Whatever one believes about the integrity of mail-in ballots, McReynolds is hardly nonpartisan. She runs the National Vote at Home Coalition (NVHC), a group created by the U.S. Postal Service workers’ union to enact vote-by-mail, automatic voter registration, and anti-voter ID policies. NVHC is funded by eBay founder Pierre Omidyar and Stephen Silberstein, a liberal mega-donor who supports dismantling the Electoral College and is a member of the Democracy Alliance, a veritable Who’s Who of the Left.

Some of NVHC’s work can be seen in Green Bay, Wisconsin, which “went rogue” under the influence of an NVHC staffer who practically ran the city’s election as its “de facto elections administrator.” That staffer had access to Green Bay’s absentee ballots days before the election. Green Bay received $1.1 million from CTCL. See a pattern?

For her services, President Biden nominated McReynolds to the USPS governing board, touting her as an “independent,” not a Democrat. Why? By law the USPS governing board may have no more than five members from the same political party. Confirming her as an independent frees up Biden to appoint another Democrat and makes McReynolds the deciding vote on future mail-in voting and election integrity decisions.

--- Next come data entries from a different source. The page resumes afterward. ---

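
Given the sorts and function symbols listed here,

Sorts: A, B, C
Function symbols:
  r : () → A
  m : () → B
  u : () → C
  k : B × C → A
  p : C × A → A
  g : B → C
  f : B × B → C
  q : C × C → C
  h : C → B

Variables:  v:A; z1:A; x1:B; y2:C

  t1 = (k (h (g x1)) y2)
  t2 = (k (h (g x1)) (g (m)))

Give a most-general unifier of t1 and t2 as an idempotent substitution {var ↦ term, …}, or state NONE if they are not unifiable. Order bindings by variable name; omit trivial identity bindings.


{y2 ↦ (g (m))}


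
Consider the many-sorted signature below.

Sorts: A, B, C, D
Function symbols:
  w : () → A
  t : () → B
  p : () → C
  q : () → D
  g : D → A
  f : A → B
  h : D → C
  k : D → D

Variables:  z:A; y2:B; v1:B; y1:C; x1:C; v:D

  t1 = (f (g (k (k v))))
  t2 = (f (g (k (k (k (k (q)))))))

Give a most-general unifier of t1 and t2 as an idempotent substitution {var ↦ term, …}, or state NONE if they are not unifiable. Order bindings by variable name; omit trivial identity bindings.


{v ↦ (k (k (q)))}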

And McReynolds is wasting no time. She’s already attacked Arizona’s ongoing 2020 election audit and called Republican “disinformation” the “biggest election security issue we face” while arguing that federalizing elections is the only way to stop it.

What this all boils down to is that vote-by-mail is the future of American elections if the professional left gets it way. Fortunately, in March Georgia lawmakers took steps to ensure the integrity of future elections by banning officials from accepting private funds. The left’s fury — and the Biden Justice Department’s lawsuit trying to stop them — proves the law is working. Elections must be transparent and above partisan influence. 

Hayden Ludwig is a senior investigative researcher for the Capital Research Center (CRC). Sarah Lee is communications director for CRC and a Georgia native.